Dissonance in E said:
This is somewha related so i didnt want to make a new thread. Could someone explain the mechanical principles and math behind the classic example of a figure skater pulling her arms close to her body and thus increasing her spin velocity?
It has to do with conservation of angular momentum. Just as momentum "quantifies" translational motion, so does angular momentum quantify rotational motion. The angular momentum (L) of a particle is given by:
\mathbf{L} = \mathbf{r} \times \mathbf{p}
where
r is a vector from the centre of rotation to the particle, and
p is its momentum. For the simple case of motion in a circle (edit: at a constant speed),
r is always perpendicular to
p, and so the magnitude of the cross product is simply given by
|L| = L = |r||p| = rp = rmv
where |
r| = r is the radial distance to the particle from the centre of rotation.

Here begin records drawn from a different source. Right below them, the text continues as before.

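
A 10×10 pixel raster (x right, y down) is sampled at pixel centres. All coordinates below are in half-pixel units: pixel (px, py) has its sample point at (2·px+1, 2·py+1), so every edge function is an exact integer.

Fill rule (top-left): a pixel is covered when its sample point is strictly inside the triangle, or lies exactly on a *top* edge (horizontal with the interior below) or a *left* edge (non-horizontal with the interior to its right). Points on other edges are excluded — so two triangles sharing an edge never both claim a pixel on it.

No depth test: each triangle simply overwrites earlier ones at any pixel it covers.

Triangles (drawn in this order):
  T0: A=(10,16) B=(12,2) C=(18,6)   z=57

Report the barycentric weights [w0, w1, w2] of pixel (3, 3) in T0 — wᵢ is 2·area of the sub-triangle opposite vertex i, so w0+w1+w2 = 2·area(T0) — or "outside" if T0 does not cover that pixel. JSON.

T0:
  2·area = 92
  edge (10, 16)→(12, 2): d=(2,-14) top-left  bias=+0
  edge (12, 2)→(18, 6): d=(6,4) right/bottom  bias=-1
  edge (18, 6)→(10, 16): d=(-8,10) right/bottom  bias=-1
    (6,1)@(13, 3): e=[16,2,74] → █
    (7,1)@(15, 3): e=[44,-6,54] → ·
    (6,2)@(13, 5): e=[20,14,58] → █
    (7,2)@(15, 5): e=[48,6,38] → █
    (8,2)@(17, 5): e=[76,-2,18] → ·
    (6,3)@(13, 7): e=[24,26,42] → █
    (8,3)@(17, 7): e=[80,10,2] → █
    (9,3)@(19, 7): e=[108,2,-18] → ·
    (5,4)@(11, 9): e=[0,46,46] → █  [on edge]
    (8,4)@(17, 9): e=[84,22,-14] → ·
    (5,5)@(11, 11): e=[4,58,30] → █
    (7,5)@(15, 11): e=[60,42,-10] → ·
  covered (12 px):
    · · · · · · · · · ·
    · · · · · · █ · · ·
    · · · · · · █ █ · ·
    · · · · · · █ █ █ ·
    · · · · · █ █ █ · ·
    · · · · · █ █ · · ·
    · · · · · █ · · · ·
    · · · · · · · · · ·
    · · · · · · · · · ·
    · · · · · · · · · ·

Result: "outside"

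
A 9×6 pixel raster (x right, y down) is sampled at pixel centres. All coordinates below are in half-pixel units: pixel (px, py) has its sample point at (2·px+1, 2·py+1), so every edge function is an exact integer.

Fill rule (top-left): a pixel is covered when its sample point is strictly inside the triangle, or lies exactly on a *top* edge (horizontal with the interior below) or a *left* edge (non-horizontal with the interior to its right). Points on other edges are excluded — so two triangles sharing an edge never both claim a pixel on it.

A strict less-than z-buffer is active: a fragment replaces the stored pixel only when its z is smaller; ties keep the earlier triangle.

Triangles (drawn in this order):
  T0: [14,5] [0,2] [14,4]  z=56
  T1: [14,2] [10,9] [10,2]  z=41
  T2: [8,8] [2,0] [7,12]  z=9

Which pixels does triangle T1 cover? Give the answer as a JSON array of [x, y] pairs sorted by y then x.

T0:
  2·area = 14
  edge (14, 5)→(0, 2): d=(-14,-3) top-left  bias=+0
  edge (0, 2)→(14, 4): d=(14,2) right/bottom  bias=-1
  edge (14, 4)→(14, 5): d=(0,1) right/bottom  bias=-1
    (2,1)@(5, 3): e=[1,4,9] → X
    (3,1)@(7, 3): e=[7,0,7] → .  [on edge]
    (2,2)@(5, 5): e=[-27,32,9] → .
  covered (1 px):
    . . . . . . . . .
    . . X . . . . . .
    . . . . . . . . .
    . . . . . . . . .
    . . . . . . . . .
    . . . . . . . . .
T1:
  2·area = 28
  edge (14, 2)→(10, 9): d=(-4,7) right/bottom  bias=-1
  edge (10, 9)→(10, 2): d=(0,-7) top-left  bias=+0
  edge (10, 2)→(14, 2): d=(4,0) top-left  bias=+0
    (5,1)@(11, 3): e=[17,7,4] → X
    (6,1)@(13, 3): e=[3,21,4] → X
    (7,1)@(15, 3): e=[-11,35,4] → .
    (5,2)@(11, 5): e=[9,7,12] → X
    (6,2)@(13, 5): e=[-5,21,12] → .
    (5,3)@(11, 7): e=[1,7,20] → X
    (6,3)@(13, 7): e=[-13,21,20] → .
    (5,4)@(11, 9): e=[-7,7,28] → .
  covered (4 px):
    . . . . . . . . .
    . . . . . X X . .
    . . . . . X . . .
    . . . . . X . . .
    . . . . . . . . .
    . . . . . . . . .
T2:
  2·area = 32  (B↔C swapped to make it positive)
  edge (8, 8)→(7, 12): d=(-1,4) right/bottom  bias=-1
  edge (7, 12)→(2, 0): d=(-5,-12) top-left  bias=+0
  edge (2, 0)→(8, 8): d=(6,8) right/bottom  bias=-1
    (2,2)@(5, 5): e=[15,11,6] → X
    (3,2)@(7, 5): e=[7,35,-10] → .
    (2,3)@(5, 7): e=[13,1,18] → X
    (3,3)@(7, 7): e=[5,25,2] → X
    (4,3)@(9, 7): e=[-3,49,-14] → .
    (2,4)@(5, 9): e=[11,-9,30] → .
    (3,4)@(7, 9): e=[3,15,14] → X
    (4,4)@(9, 9): e=[-5,39,-2] → .
    (3,5)@(7, 11): e=[1,5,26] → X
    (4,5)@(9, 11): e=[-7,29,10] → .
  covered (5 px):
    . . . . . . . . .
    . . . . . . . . .
    . . X . . . . . .
    . . X X . . . . .
    . . . X . . . . .
    . . . X . . . . .

Final: [[5,1],[6,1],[5,2],[5,3]]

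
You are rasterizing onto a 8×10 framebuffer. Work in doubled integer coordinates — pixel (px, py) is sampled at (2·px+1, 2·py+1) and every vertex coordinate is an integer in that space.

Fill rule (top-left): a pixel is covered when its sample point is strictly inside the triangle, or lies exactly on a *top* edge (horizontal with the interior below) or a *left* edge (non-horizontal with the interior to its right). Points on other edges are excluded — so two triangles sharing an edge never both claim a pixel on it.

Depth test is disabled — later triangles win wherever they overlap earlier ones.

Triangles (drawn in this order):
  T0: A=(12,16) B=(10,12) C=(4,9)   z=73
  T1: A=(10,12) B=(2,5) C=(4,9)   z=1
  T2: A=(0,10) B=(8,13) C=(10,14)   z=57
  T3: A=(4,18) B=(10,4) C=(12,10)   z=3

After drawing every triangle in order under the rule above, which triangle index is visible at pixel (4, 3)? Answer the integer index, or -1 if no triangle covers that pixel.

T0:
  2·area = 18  (B↔C swapped to make it positive)
  edge (12, 16)→(4, 9): d=(-8,-7) top-left  bias=+0
  edge (4, 9)→(10, 12): d=(6,3) right/bottom  bias=-1
  edge (10, 12)→(12, 16): d=(2,4) right/bottom  bias=-1
    (3,5)@(7, 11): e=[5,3,10] → X
    (4,5)@(9, 11): e=[19,-3,2] → .
    (3,6)@(7, 13): e=[-11,15,14] → .
    (4,6)@(9, 13): e=[3,9,6] → X
    (5,6)@(11, 13): e=[17,3,-2] → .
    (4,7)@(9, 15): e=[-13,21,10] → .
    (5,7)@(11, 15): e=[1,15,2] → X
    (6,7)@(13, 15): e=[15,9,-6] → .
    (5,8)@(11, 17): e=[-15,27,6] → .
  covered (3 px):
    . . . . . . . .
    . . . . . . . .
    . . . . . . . .
    . . . . . . . .
    . . . . . . . .
    . . . X . . . .
    . . . . X . . .
    . . . . . X . .
    . . . . . . . .
    . . . . . . . .
T1:
  2·area = 18  (B↔C swapped to make it positive)
  edge (10, 12)→(4, 9): d=(-6,-3) top-left  bias=+0
  edge (4, 9)→(2, 5): d=(-2,-4) top-left  bias=+0
  edge (2, 5)→(10, 12): d=(8,7) right/bottom  bias=-1
    (0,1)@(1, 3): e=[27,0,-9] → .  [on edge]
    (1,3)@(3, 7): e=[9,0,9] → X  [on edge]
    (2,3)@(5, 7): e=[15,8,-5] → .
    (1,4)@(3, 9): e=[-3,-4,25] → .
    (2,4)@(5, 9): e=[3,4,11] → X
    (3,4)@(7, 9): e=[9,12,-3] → .
    (2,5)@(5, 11): e=[-9,0,27] → .  [on edge]
    (3,7)@(7, 15): e=[-27,0,45] → .  [on edge]
    (4,9)@(9, 19): e=[-45,0,63] → .  [on edge]
  covered (2 px):
    . . . . . . . .
    . . . . . . . .
    . . . . . . . .
    . X . . . . . .
    . . X . . . . .
    . . . . . . . .
    . . . . . . . .
    . . . . . . . .
    . . . . . . . .
    . . . . . . . .
T2:
  2·area = 2
  edge (0, 10)→(8, 13): d=(8,3) right/bottom  bias=-1
  edge (8, 13)→(10, 14): d=(2,1) right/bottom  bias=-1
  edge (10, 14)→(0, 10): d=(-10,-4) top-left  bias=+0
  covered (0 px):
    . . . . . . . .
    . . . . . . . .
    . . . . . . . .
    . . . . . . . .
    . . . . . . . .
    . . . . . . . .
    . . . . . . . .
    . . . . . . . .
    . . . . . . . .
    . . . . . . . .
T3:
  2·area = 64
  edge (4, 18)→(10, 4): d=(6,-14) top-left  bias=+0
  edge (10, 4)→(12, 10): d=(2,6) right/bottom  bias=-1
  edge (12, 10)→(4, 18): d=(-8,8) right/bottom  bias=-1
    (4,0)@(9, 1): e=[-32,0,96] → .  [on edge]
    (4,3)@(9, 7): e=[4,12,48] → X
    (5,3)@(11, 7): e=[32,0,32] → .  [on edge]
    (7,3)@(15, 7): e=[88,-24,0] → .  [on edge]
    (4,4)@(9, 9): e=[16,16,32] → X
    (5,4)@(11, 9): e=[44,4,16] → X
    (6,4)@(13, 9): e=[72,-8,0] → .  [on edge]
    (3,5)@(7, 11): e=[0,32,32] → X  [on edge]
    (5,5)@(11, 11): e=[56,8,0] → .  [on edge]
    (3,6)@(7, 13): e=[12,36,16] → X
    (4,6)@(9, 13): e=[40,24,0] → .  [on edge]
    (6,6)@(13, 13): e=[96,0,-32] → .  [on edge]
    (3,7)@(7, 15): e=[24,40,0] → .  [on edge]
    (2,8)@(5, 17): e=[8,56,0] → .  [on edge]
    (1,9)@(3, 19): e=[-8,72,0] → .  [on edge]
    (7,9)@(15, 19): e=[160,0,-96] → .  [on edge]
  covered (6 px):
    . . . . . . . .
    . . . . . . . .
    . . . . . . . .
    . . . . X . . .
    . . . . X X . .
    . . . X X . . .
    . . . X . . . .
    . . . . . . . .
    . . . . . . . .
    . . . . . . . .

Z-buffer (winner per pixel, '.' = empty):
  . . . . . . . .
  . . . . . . . .
  . . . . . . . .
  . 1 . . 3 . . .
  . . 1 . 3 3 . .
  . . . 3 3 . . .
  . . . 3 0 . . .
  . . . . . 0 . .
  . . . . . . . .
  . . . . . . . .

Answer: 3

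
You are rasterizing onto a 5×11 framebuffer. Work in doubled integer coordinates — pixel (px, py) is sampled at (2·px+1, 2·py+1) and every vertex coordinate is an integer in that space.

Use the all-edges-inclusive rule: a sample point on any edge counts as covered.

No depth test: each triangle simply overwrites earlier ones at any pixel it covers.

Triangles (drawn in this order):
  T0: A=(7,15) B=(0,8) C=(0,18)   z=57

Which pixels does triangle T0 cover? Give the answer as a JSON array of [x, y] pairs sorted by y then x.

T0:
  2·area = 70  (B↔C swapped to make it positive)
  edge (7, 15)→(0, 18): d=(-7,3) inclusive
  edge (0, 18)→(0, 8): d=(0,-10) inclusive
  edge (0, 8)→(7, 15): d=(7,7) inclusive
    (0,4)@(1, 9): e=[60,10,0] → █  [on edge]
    (1,4)@(3, 9): e=[54,30,-14] → ·
    (0,5)@(1, 11): e=[46,10,14] → █
    (1,5)@(3, 11): e=[40,30,0] → █  [on edge]
    (2,5)@(5, 11): e=[34,50,-14] → ·
    (0,6)@(1, 13): e=[32,10,28] → █
    (2,6)@(5, 13): e=[20,50,0] → █  [on edge]
    (3,6)@(7, 13): e=[14,70,-14] → ·
    (0,7)@(1, 15): e=[18,10,42] → █
    (3,7)@(7, 15): e=[0,70,0] → █  [on edge]
    (4,7)@(9, 15): e=[-6,90,-14] → ·
    (0,8)@(1, 17): e=[4,10,56] → █
    (4,8)@(9, 17): e=[-20,90,0] → ·  [on edge]
  covered (11 px):
    · · · · ·
    · · · · ·
    · · · · ·
    · · · · ·
    █ · · · ·
    █ █ · · ·
    █ █ █ · ·
    █ █ █ █ ·
    █ · · · ·
    · · · · ·
    · · · · ·

Answer: [[0,4],[0,5],[1,5],[0,6],[1,6],[2,6],[0,7],[1,7],[2,7],[3,7],[0,8]]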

You can see that as r decreases, v must increase for L to be conserved. For extended bodies such as figure skaters, the actual calculation of the angular momentum is more complicated, but the principle still applies, because we can consider the figure skater as an aggregate of a large number of such particles, each orbiting about the centre at a different distance (depending on its position in the figure skater's body).
If you're wondering intuitively why a large rotating body has MORE angular momentum than a small one rotating at the same speed, it has to do with the fact that it's harder (it takes more work) to get the larger body rotating at that speed in the first place. For translational motion, an object's inertia is quantified solely by its mass. But an object's
rotational inertia (how much it resists a change in its state of rotational motion) depends not only on its mass, but also on
how that mass is distributed in space. (It is quantified by the moment of inertia). This ties in with the idea of torque...that it's easier to make something spin if you push on it at a point farther away from the spin axis (e.g. it's easier to push open a door using the handle than it would be if you pushed on it at a point close to the hinges). In fact, just as force is the rate of change of momentum (dp/dt) so too is torque the rate of change of angular momentum (dL/dt). That's why, for a system like the figure skater, if no external torques are applied, angular momentum must be constant. There are many such analogies between dynamical quantities describing translational motion, and those describing rotational motion...if you spend some time looking at the area of classical mechanics known as rotational dynamics, you will see how everything ties together.